TOKYO -- Japanese Prime Minister Yoshihide Suga hit the ground running on day one, meeting with ministers in charge of top policy goals from cutting red tape and digitizing the government to combating the new coronavirus.
Suga met with Taro Kono, who is in charge of regulatory reform, and Digital Transformation Minister Takuya Hirai on Thursday afternoon. The prime minister has called these two areas "two central themes" of his government.
Suga and Hirai discussed setting up a digital agency to take administrative paperwork online. In a news conference Wednesday, Suga promised to address delays in government digitization, which hampered the distribution of pandemic-linked payments.
"I was told to pick up the pace even more," Hirai told reporters after their meeting.
"We are being asked to move at a speed never before seen in Kasumigaseki," he said, referring to the nerve center of the Japanese government bureaucracy.
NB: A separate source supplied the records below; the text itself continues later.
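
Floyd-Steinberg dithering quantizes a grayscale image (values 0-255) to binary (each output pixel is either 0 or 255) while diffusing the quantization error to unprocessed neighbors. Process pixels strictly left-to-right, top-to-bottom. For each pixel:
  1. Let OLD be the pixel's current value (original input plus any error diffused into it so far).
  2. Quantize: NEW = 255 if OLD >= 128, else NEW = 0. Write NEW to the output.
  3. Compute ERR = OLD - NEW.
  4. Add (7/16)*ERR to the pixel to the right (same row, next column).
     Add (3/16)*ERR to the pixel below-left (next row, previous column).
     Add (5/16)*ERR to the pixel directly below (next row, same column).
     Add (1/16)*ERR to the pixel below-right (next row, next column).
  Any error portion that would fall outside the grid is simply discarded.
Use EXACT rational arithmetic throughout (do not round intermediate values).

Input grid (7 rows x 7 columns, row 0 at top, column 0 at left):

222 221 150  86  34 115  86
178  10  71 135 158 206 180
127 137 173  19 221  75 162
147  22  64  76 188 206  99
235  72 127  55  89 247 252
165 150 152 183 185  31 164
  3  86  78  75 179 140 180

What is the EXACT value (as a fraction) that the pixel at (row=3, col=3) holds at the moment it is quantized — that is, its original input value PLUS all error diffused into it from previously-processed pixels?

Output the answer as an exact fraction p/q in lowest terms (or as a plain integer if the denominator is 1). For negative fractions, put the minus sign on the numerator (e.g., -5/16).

Answer: 581968929519/4294967296

Derivation:
(0,0): OLD=222 → NEW=255, ERR=-33
(0,1): OLD=3305/16 → NEW=255, ERR=-775/16
(0,2): OLD=32975/256 → NEW=255, ERR=-32305/256
(0,3): OLD=126121/4096 → NEW=0, ERR=126121/4096
(0,4): OLD=3111071/65536 → NEW=0, ERR=3111071/65536
(0,5): OLD=142363737/1048576 → NEW=255, ERR=-125023143/1048576
(0,6): OLD=567678575/16777216 → NEW=0, ERR=567678575/16777216
(1,0): OLD=40603/256 → NEW=255, ERR=-24677/256
(1,1): OLD=-149571/2048 → NEW=0, ERR=-149571/2048
(1,2): OLD=154625/65536 → NEW=0, ERR=154625/65536
(1,3): OLD=38448237/262144 → NEW=255, ERR=-28398483/262144
(1,4): OLD=1761745831/16777216 → NEW=0, ERR=1761745831/16777216
(1,5): OLD=30063771607/134217728 → NEW=255, ERR=-4161749033/134217728
(1,6): OLD=364118994105/2147483648 → NEW=255, ERR=-183489336135/2147483648
(2,0): OLD=2725743/32768 → NEW=0, ERR=2725743/32768
(2,1): OLD=152030517/1048576 → NEW=255, ERR=-115356363/1048576
(2,2): OLD=1689971679/16777216 → NEW=0, ERR=1689971679/16777216
(2,3): OLD=6583691175/134217728 → NEW=0, ERR=6583691175/134217728
(2,4): OLD=282062143639/1073741824 → NEW=255, ERR=8257978519/1073741824
(2,5): OLD=2034687612189/34359738368 → NEW=0, ERR=2034687612189/34359738368
(2,6): OLD=87558700491931/549755813888 → NEW=255, ERR=-52629032049509/549755813888
(3,0): OLD=2556300543/16777216 → NEW=255, ERR=-1721889537/16777216
(3,1): OLD=-4455330157/134217728 → NEW=0, ERR=-4455330157/134217728
(3,2): OLD=89417984297/1073741824 → NEW=0, ERR=89417984297/1073741824
(3,3): OLD=581968929519/4294967296 → NEW=255, ERR=-513247730961/4294967296
Target (3,3): original=76, with diffused error = 581968929519/4294967296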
After the two meetings, Suga met with Health Minister Norihisa Tamura to discuss measures to contain COVID-19 and reverse the declining birthrate.
In the ruling Liberal Democratic Party's presidential race, Suga called for covering fertility treatment with the national insurance program. At the meeting, he asked Tamura to "promptly look into it."
The prime minister has also pledged to "put an end" to Japan's shortage of day care services, which has resulted in long waitlists for available spots.
On Japan's coronavirus response, Suga urged Tamura to expand capacity for PCR testing and consider cutting fees for private testing not covered by national insurance.
Suga has also been pushing for lower mobile rates since his days as chief cabinet secretary. "The top three mobile carriers have controlled 90% of the market for years, using airwaves that ultimately belong to the people," he said Wednesday.
"We will need to reevaluate whether current rates are acceptable to the Japanese public, and how they compare to the rest of the world," Internal Affairs and Communications Minister Ryota Takeda told reporters Thursday. Takeda said he will engage in dialogue with both service providers and consumers.
Key Suga aides, including new Chief Cabinet Secretary Katsunobu Kato, were also quick to get the ball rolling.
"We will scrap unnecessary divisions in government, disregard precedents, and ease regulations," Kato said Thursday at a meeting with staffers from the Cabinet Office. "The Cabinet Office itself needs to embrace these changes."
The Suga government's goals "come down to containing the coronavirus and restoring economic activity," he said in a news conference that day.
"I won't set hard rules on communicating with the prime minister, like meeting with him a set number of times a day," he said. "What's important is that I understand what he is thinking and respond appropriately."